Adanato/qwen25_3b_qwen25_qwen3_rank_only-qwen25_qwen3_rank_only_cluster_0
Adanato/qwen25_3b_qwen25_qwen3_rank_only-qwen25_qwen3_rank_only_cluster_0 is a 3.1 billion parameter language model, fine-tuned from Qwen/Qwen2.5-3B. This model was specifically fine-tuned on the qwen25_qwen3_rank_only_cluster_0 dataset. It leverages a 32768 token context length and was trained with a learning rate of 1e-05 over 1.0 epochs. Its primary differentiation lies in its specialized fine-tuning for tasks related to ranking within the Qwen2.5 and Qwen3 model families.
Loading preview...
Model Overview
Adanato/qwen25_3b_qwen25_qwen3_rank_only-qwen25_qwen3_rank_only_cluster_0 is a specialized 3.1 billion parameter language model derived from the Qwen/Qwen2.5-3B base architecture.

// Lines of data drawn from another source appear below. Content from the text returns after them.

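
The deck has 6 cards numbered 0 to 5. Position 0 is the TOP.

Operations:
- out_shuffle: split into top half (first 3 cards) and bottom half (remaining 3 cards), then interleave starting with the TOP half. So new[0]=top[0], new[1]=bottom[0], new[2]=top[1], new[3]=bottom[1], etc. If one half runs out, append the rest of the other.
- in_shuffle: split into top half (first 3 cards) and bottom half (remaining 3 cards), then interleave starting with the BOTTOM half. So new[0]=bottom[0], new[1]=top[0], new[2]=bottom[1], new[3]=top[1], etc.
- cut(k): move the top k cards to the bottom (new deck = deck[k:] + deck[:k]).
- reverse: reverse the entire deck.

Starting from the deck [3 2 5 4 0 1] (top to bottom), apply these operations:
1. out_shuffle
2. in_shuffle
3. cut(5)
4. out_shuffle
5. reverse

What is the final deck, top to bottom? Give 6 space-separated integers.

After op 1 (out_shuffle): [3 4 2 0 5 1]
After op 2 (in_shuffle): [0 3 5 4 1 2]
After op 3 (cut(5)): [2 0 3 5 4 1]
After op 4 (out_shuffle): [2 5 0 4 3 1]
After op 5 (reverse): [1 3 4 0 5 2]

Answer: 1 3 4 0 5 2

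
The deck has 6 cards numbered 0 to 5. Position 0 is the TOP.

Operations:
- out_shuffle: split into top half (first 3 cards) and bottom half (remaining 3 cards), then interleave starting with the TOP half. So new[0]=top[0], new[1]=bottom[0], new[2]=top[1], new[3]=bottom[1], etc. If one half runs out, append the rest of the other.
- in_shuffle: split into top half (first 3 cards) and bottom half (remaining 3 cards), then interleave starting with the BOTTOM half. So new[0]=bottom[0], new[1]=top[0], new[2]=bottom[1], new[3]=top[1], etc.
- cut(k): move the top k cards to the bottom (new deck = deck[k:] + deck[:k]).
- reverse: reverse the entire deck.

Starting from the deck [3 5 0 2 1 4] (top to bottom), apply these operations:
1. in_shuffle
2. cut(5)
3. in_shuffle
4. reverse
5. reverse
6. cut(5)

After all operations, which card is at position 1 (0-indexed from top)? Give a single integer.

Answer: 1

Derivation:
After op 1 (in_shuffle): [2 3 1 5 4 0]
After op 2 (cut(5)): [0 2 3 1 5 4]
After op 3 (in_shuffle): [1 0 5 2 4 3]
After op 4 (reverse): [3 4 2 5 0 1]
After op 5 (reverse): [1 0 5 2 4 3]
After op 6 (cut(5)): [3 1 0 5 2 4]
Position 1: card 1.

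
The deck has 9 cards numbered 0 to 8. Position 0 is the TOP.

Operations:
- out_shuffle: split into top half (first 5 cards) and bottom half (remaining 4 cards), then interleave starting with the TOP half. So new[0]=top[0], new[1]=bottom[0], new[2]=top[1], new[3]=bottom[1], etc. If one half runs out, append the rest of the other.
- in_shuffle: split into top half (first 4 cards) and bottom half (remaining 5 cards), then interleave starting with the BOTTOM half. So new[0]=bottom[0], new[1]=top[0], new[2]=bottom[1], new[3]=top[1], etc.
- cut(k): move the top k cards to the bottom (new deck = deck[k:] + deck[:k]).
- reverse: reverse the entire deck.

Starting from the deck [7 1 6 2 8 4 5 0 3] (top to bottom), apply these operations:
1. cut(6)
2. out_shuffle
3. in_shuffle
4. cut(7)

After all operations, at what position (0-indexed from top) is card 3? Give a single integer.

Answer: 2

Derivation:
After op 1 (cut(6)): [5 0 3 7 1 6 2 8 4]
After op 2 (out_shuffle): [5 6 0 2 3 8 7 4 1]
After op 3 (in_shuffle): [3 5 8 6 7 0 4 2 1]
After op 4 (cut(7)): [2 1 3 5 8 6 7 0 4]
Card 3 is at position 2.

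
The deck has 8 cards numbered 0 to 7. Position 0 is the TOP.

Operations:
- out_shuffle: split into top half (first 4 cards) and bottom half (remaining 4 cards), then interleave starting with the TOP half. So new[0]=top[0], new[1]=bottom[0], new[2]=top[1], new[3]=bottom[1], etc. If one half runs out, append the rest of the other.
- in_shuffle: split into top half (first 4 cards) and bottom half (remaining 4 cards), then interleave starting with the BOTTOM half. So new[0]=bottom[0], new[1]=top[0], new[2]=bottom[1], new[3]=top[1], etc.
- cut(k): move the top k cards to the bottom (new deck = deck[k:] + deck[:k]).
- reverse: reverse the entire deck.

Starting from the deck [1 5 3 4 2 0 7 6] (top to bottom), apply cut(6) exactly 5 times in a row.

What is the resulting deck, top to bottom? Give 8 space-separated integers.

After op 1 (cut(6)): [7 6 1 5 3 4 2 0]
After op 2 (cut(6)): [2 0 7 6 1 5 3 4]
After op 3 (cut(6)): [3 4 2 0 7 6 1 5]
After op 4 (cut(6)): [1 5 3 4 2 0 7 6]
After op 5 (cut(6)): [7 6 1 5 3 4 2 0]

Answer: 7 6 1 5 3 4 2 0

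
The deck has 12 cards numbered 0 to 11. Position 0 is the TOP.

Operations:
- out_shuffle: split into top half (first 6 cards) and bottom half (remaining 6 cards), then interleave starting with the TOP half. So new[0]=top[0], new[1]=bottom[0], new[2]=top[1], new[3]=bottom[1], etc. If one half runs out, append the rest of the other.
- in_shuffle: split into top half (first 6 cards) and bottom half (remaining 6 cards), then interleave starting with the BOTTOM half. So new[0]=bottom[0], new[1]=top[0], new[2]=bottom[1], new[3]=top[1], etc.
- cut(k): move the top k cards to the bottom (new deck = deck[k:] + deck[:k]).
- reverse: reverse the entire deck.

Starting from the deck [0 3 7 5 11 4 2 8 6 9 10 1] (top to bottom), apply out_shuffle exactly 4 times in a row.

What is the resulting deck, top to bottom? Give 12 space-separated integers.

After op 1 (out_shuffle): [0 2 3 8 7 6 5 9 11 10 4 1]
After op 2 (out_shuffle): [0 5 2 9 3 11 8 10 7 4 6 1]
After op 3 (out_shuffle): [0 8 5 10 2 7 9 4 3 6 11 1]
After op 4 (out_shuffle): [0 9 8 4 5 3 10 6 2 11 7 1]

Answer: 0 9 8 4 5 3 10 6 2 11 7 1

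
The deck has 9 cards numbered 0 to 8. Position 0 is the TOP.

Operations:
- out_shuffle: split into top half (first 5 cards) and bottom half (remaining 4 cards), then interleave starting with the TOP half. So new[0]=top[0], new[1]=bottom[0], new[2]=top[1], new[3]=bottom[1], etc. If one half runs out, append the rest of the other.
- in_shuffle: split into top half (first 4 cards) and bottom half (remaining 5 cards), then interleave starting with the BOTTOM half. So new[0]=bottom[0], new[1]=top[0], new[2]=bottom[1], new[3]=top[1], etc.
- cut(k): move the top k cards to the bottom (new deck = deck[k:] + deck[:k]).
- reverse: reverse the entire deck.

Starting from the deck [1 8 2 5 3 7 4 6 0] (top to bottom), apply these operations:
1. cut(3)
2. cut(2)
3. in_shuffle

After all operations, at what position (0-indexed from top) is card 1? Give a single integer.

After op 1 (cut(3)): [5 3 7 4 6 0 1 8 2]
After op 2 (cut(2)): [7 4 6 0 1 8 2 5 3]
After op 3 (in_shuffle): [1 7 8 4 2 6 5 0 3]
Card 1 is at position 0.

Answer: 0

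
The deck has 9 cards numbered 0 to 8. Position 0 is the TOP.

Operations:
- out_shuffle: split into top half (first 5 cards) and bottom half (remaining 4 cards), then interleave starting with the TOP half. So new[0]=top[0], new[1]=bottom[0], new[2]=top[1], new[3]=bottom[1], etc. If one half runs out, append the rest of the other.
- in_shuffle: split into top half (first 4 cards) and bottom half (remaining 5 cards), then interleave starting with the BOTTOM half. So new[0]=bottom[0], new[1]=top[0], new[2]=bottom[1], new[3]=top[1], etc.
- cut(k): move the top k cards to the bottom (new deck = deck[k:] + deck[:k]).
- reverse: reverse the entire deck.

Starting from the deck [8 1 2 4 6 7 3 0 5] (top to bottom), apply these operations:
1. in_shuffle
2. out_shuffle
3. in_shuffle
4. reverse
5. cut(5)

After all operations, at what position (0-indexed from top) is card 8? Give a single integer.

Answer: 7

Derivation:
After op 1 (in_shuffle): [6 8 7 1 3 2 0 4 5]
After op 2 (out_shuffle): [6 2 8 0 7 4 1 5 3]
After op 3 (in_shuffle): [7 6 4 2 1 8 5 0 3]
After op 4 (reverse): [3 0 5 8 1 2 4 6 7]
After op 5 (cut(5)): [2 4 6 7 3 0 5 8 1]
Card 8 is at position 7.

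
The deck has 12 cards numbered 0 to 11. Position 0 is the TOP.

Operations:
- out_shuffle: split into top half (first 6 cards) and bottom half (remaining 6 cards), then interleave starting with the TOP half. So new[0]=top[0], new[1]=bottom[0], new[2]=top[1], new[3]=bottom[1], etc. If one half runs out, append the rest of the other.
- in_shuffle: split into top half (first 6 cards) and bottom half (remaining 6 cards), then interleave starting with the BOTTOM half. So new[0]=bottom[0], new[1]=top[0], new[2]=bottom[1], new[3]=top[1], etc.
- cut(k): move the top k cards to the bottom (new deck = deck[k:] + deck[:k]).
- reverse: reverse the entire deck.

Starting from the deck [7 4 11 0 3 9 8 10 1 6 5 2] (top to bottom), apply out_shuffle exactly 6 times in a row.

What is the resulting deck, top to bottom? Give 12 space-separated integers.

Answer: 7 9 5 3 6 0 1 11 10 4 8 2

Derivation:
After op 1 (out_shuffle): [7 8 4 10 11 1 0 6 3 5 9 2]
After op 2 (out_shuffle): [7 0 8 6 4 3 10 5 11 9 1 2]
After op 3 (out_shuffle): [7 10 0 5 8 11 6 9 4 1 3 2]
After op 4 (out_shuffle): [7 6 10 9 0 4 5 1 8 3 11 2]
After op 5 (out_shuffle): [7 5 6 1 10 8 9 3 0 11 4 2]
After op 6 (out_shuffle): [7 9 5 3 6 0 1 11 10 4 8 2]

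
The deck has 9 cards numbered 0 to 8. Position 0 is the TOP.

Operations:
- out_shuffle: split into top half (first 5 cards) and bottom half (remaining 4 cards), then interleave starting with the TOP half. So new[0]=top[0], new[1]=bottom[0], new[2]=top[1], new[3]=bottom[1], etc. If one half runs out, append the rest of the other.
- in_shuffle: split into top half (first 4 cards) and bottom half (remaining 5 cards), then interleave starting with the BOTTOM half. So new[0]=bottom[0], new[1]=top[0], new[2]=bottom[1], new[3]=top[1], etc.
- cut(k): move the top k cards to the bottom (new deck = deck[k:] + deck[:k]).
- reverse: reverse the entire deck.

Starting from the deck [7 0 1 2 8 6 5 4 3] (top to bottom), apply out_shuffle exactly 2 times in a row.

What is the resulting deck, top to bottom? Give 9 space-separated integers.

Answer: 7 4 6 2 0 3 5 8 1

Derivation:
After op 1 (out_shuffle): [7 6 0 5 1 4 2 3 8]
After op 2 (out_shuffle): [7 4 6 2 0 3 5 8 1]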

This model has undergone specific fine-tuning on the qwen25_qwen3_rank_only_cluster_0 dataset, indicating an optimization for tasks involving ranking or preference modeling within the Qwen 2.5 and Qwen 3 ecosystems.
Key Training Details
The model was trained using the following hyperparameters:
- Base Model: Qwen/Qwen2.5-3B
- Dataset:
qwen25_qwen3_rank_only_cluster_0 - Learning Rate: 1e-05
- Epochs: 1.0
- Batch Size: 4 (train), 8 (eval) with 8 gradient accumulation steps, resulting in a total effective batch size of 128.
- Optimizer: AdamW_Torch_Fused with cosine learning rate scheduler and 0.1 warmup ratio.
- Context Length: 32768 tokens
Potential Use Cases
Given its fine-tuning on a ranking-specific dataset, this model is likely best suited for applications requiring:
- Preference Modeling: Understanding and predicting user preferences or rankings.
- Comparative Analysis: Tasks where comparing and ordering different outputs or options is crucial.
- Specialized Evaluation: Potentially useful in evaluating or scoring outputs from other Qwen2.5 or Qwen3 models based on learned ranking criteria.